Richard Stavros is Fortnightly's Executive Editor.
In late October, the North American Electric Reliability Council (NERC) issued a grim report warning that demand for electricity in the United States is increasing three times as fast as resources can be added, threatening to make electric service unreliable in the coming decade.
NERC, which won official certification this past summer as the nation’s Electric Reliability Organization (ERO)—the lawful guardian and enforcer of good utility practice—said that U.S. demand will increase by about 20 percent from 2006 to 2015, outstripping investment in new power supplies.
Furthermore, the report predicts that available resources likely would fall below safe levels in many parts of the United States and Canada, such as New England, the Rocky Mountain region, and Texas, in the next two to three years.

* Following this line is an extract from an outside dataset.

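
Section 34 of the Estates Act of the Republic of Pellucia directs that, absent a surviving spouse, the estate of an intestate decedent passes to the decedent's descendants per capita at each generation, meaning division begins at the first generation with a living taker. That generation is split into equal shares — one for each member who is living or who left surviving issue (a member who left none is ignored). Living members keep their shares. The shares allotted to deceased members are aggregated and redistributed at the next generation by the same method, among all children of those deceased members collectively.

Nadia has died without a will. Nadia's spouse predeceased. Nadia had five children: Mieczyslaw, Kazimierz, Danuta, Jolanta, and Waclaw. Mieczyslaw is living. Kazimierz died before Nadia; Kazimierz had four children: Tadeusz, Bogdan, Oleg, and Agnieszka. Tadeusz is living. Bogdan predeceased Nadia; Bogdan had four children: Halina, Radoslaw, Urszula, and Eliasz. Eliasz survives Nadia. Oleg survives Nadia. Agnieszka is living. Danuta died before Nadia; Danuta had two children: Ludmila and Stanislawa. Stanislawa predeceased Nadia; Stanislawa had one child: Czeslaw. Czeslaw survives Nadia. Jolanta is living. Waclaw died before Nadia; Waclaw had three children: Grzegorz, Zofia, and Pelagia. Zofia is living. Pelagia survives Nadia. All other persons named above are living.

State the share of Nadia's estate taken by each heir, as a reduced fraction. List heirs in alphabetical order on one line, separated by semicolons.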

This infrastructure shortfall should be old news to anyone who regularly reads Fortnightly and the fact that the outlook has gotten worse (as evidenced by the NERC report) should raise questions about the effectiveness of some current and past utility CEOs, regulators, and policymakers—or all of the above.
Evidence of such a shortfall in construction was highlighted four months ago in a report issued by Merrill Lynch. That report, which was published in July, said only 45 percent of planned post-2006 capacity additions were under construction.